Three weeks ago, the United States and Iran appeared to be on the brink of war. Now, although leaders continued to spew angry rhetoric, the situation appears to have de-escalated. Still, foreign policy and national security experts caution against treating the situation as resolved.

Hagar Chemali, who worked at the National Security Council and Treasury Department under Presidents George W. Bush and Barack Obama, thinks the current administration has not been clear in setting a clear path forward but cautioned against treating Iran as a victim of the administration's indecision.

"They are up to a whole range of nefarious activity," she told Cheddar. "They have broad foreign policy goals to expand their influence across the region and they do it in a very destabilizing way," which she said, "directly implicates U.S. national security interests."

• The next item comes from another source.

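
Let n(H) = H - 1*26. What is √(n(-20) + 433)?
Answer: 3*√43 ≈ 19.672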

After an Iranian-backed militia killed a U.S. contractor late last year, President Donald Trump ordered the operation that killed Gen. Qassem Soleimani, head of Iran's Quds Force. Iran retaliated by launching attacks on two bases in Iraq that house U.S. forces. While nobody was reportedly killed in those attacks, Iran has admitted to also accidentally shooting down a commercial jetliner near Tehran, killing all 176 people on board.

Chemali believes sanctions are an effective means of pressuring nations to change behavior, as a "means to an end but the ends are not clearly articulated by the Trump administration."

However, she says this administration needs to clarify whether the U.S. is willing to remove some sanctions before or during talks so that Iran knows what it is walking into. "You do have this grey area where if you both agreed to do some preliminary small steps, it could provide some sanctions relief to enter some negotiations."

Michèle Flournoy, an Obama administration alum who served as the under secretary of defense for policy agreed, adding that in order for the Trump administration to accomplish its goals, Iran needs to see a path forward.

"We have to lay out a set of prioritized acts from them and also something we're willing to offer," although Flournoy added, "Our actions have made that almost impossible in the near term."

She said the U.S. needs "to clearly communicate: how does Iran get an off-ramp?"

There's "no plan, no offer, no pathway that the U.S. has spelled out for them to get out from under sanctions and so the provocations are very much an effort to get others to put pressure on the United States to spell out some kind of negotiation strategy and also to put pressure on the U.S. to come to the table," she said.

Flournoy thinks the U.S. has to help Iran come back to the negotiating table and Chemali said Iran needs to show a willingness to act in a way that would warrant the removal of sanctions.

"This is Iran's fault and no one should forget that," Chemali said. "I just think it's too easy to say or imply this is the U.S.'s fault, that there's zero strategy and that there needs to be an off-ramp."

Flournoy noted that while the sanctions were "really designed, in some sense, to push Iran to the brink economically, but also politically," the "big question is: what is the resolution to all this tension?"

Both experts agree that though the nations eased back from the brink of war, the underlying tension is far from over.

"Trump seems to think his unpredictability is an asset, but I think what it's doing is making our friends highly uncertain that they can rely on the U.S. and making them look elsewhere for partnership, and making our adversaries feel they have free range to test our provocations because they don't know where the lines are anymore," Flournoy said. "They don't know what we're willing to defend or not."